Powell v Apollo Candle (1885) 10 App Cas 282 - this case dealt with the powers of colonial legislatures. It decided that colonial legislatures, though subordinate to the Imperial Parliament, were not mere delegates and were empowered to delegate legislative power to the executive.

McCawley v The King [1920] AC 691, (1920) 28 CLR 106, [1920] UKPCHCA 1 - this case concluded that the Parliament is legislatively sovereign. This essentially has been the basis for all subsequent State constitutional law in Australia.

Clayton v Heffron (1960) 105 CLR 214, [1960] HCA 92 - this case revolved around whether there was a requirement under s. 5B of the Constitution Act, 1902 (N.S.W.) that a Bill (to abolish the Legislative Council) twice passed by the Legislative Assembly and rejected by the Legislative Council required a free conference between the houses first before being put to a referendum. It was held that it did not.

Egan v Willis (1998) 195 CLR 424, [1998] HCA 71 - this case confirmed that the Parliament has the power to call the Government into account.
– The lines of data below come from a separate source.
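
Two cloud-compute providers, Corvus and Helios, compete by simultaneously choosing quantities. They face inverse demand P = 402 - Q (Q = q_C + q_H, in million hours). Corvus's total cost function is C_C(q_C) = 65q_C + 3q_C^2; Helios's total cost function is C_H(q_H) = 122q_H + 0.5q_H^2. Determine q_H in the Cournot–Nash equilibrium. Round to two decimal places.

82.74

Corvus's profit: π_C = (402 - Q)q_C - (65q_C + 3q_C²). Setting ∂π_C/∂q_C = 0: 337 - 8q_C - (q_H) = 0.
Helios's profit: π_H = (402 - Q)q_H - (122q_H + (1/2)q_H²). Setting ∂π_H/∂q_H = 0: 280 - 3q_H - (q_C) = 0.
Best responses: q_C = (337 - q_H)/8, q_H = (280 - q_C)/3.
Solving the pair: q_C = 731/23, q_H = 1903/23.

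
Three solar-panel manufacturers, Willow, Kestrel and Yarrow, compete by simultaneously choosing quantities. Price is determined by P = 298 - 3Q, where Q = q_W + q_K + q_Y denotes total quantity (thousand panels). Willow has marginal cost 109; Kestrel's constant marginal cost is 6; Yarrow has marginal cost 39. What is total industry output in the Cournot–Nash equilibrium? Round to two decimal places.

61.67

Willow's profit: π_W = (298 - 3Q)q_W - (109q_W). Setting ∂π_W/∂q_W = 0: 189 - 6q_W - 3(q_K + q_Y) = 0.
Kestrel's first-order condition: 292 - 6q_K - 3(q_W + q_Y) = 0.
Yarrow's profit: π_Y = (298 - 3Q)q_Y - (39q_Y). Setting ∂π_Y/∂q_Y = 0: 259 - 6q_Y - 3(q_W + q_K) = 0.
Adding the 3 first-order conditions: 740 − 12Q = 0, so Q = 185/3.
Back-substituting: q_W = (189 − 185)/3 = 4/3, q_K = (292 − 185)/3 = 107/3, q_Y = (259 − 185)/3 = 74/3.
Total output Q = 4/3 + 107/3 + 74/3 = 185/3.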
This is the principle of responsible government. The Government is answerable to the demands of Parliament. This principle was confirmed in the subsequent case of Egan v Chadwick (1999) 46 NSWLR 563, [1999] NSWCA 176

Arena v Nader (1997) 42 NSWLR 427, [1997] NSWSC 468, (1997) 71 ALJR 1604 - this case revolved around the validity of legislation providing for the waiver of privilege by a House of the New South Wales Parliament. Both the Supreme Court and the High Court found the legislation to be valid.